3 biggest Chicago Cubs offseason mistakes and how they can still be fixed
There is no doubt that the Chicago Cubs have had a successful off-season. While there certainly are free agents that the Cubs missed out on this offseason, there is no question that the team was active. The signings that the Cubs have made this winter should raise expectations for the team when Opening Day arrives at the end of March and that is reason to be excited for the season ahead.
Despite the success that the Cubs have had this off-season, there were also mistakes that were made. That is why the Cubs are still a clear level below the St. Louis Cardinals in regard to competing in the National League Central division. Whether or not the Cubs are on the same plan as the Milwaukee Brewers is debated but if they show a willingness to correct the mistakes that were made, they could take a second step forward.
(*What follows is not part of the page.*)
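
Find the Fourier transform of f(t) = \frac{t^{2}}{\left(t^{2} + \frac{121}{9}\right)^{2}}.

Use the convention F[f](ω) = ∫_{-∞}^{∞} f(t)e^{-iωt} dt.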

3 biggest Chicago Cubs offseason mistakes: No extensions for Ian Happ or Nico Hoerner
The Cubs entered the offseason with one of their goals being to make progress on potential contract extensions for left fielder Ian Happ and second baseman Nico Hoerner. Happ is a free agent after this season, and Hoerner is set to reach free agency in 2026.
Solution: Trade Happ and sign Hoerner to a contract extension in-season
Unless Happ signs an extension before Opening Day, it seems likely that he will test free agency after the season given there does not appear to be any progress made on a new deal with the Cubs. With that in mind, the solution for the Cubs to this mistake would be to trade Happ at the Major League Baseball trade deadline. If done right, the Cubs could be in a position to move Happ at the deadline to address another area of need at the Major League level. Mind you, this is predicated on one of the following--Pete Crow-Armstrong, Brennen Davis, Kevin Alcantara, or Owne Caissie--taking another step forward in their development toward the Major League level.
For Hoerner, the goal for the Cubs should still be to sign their starting second baseman to an extension. The situation with Hoerner is not nearly as dire considering he does not reach free agent until 2026.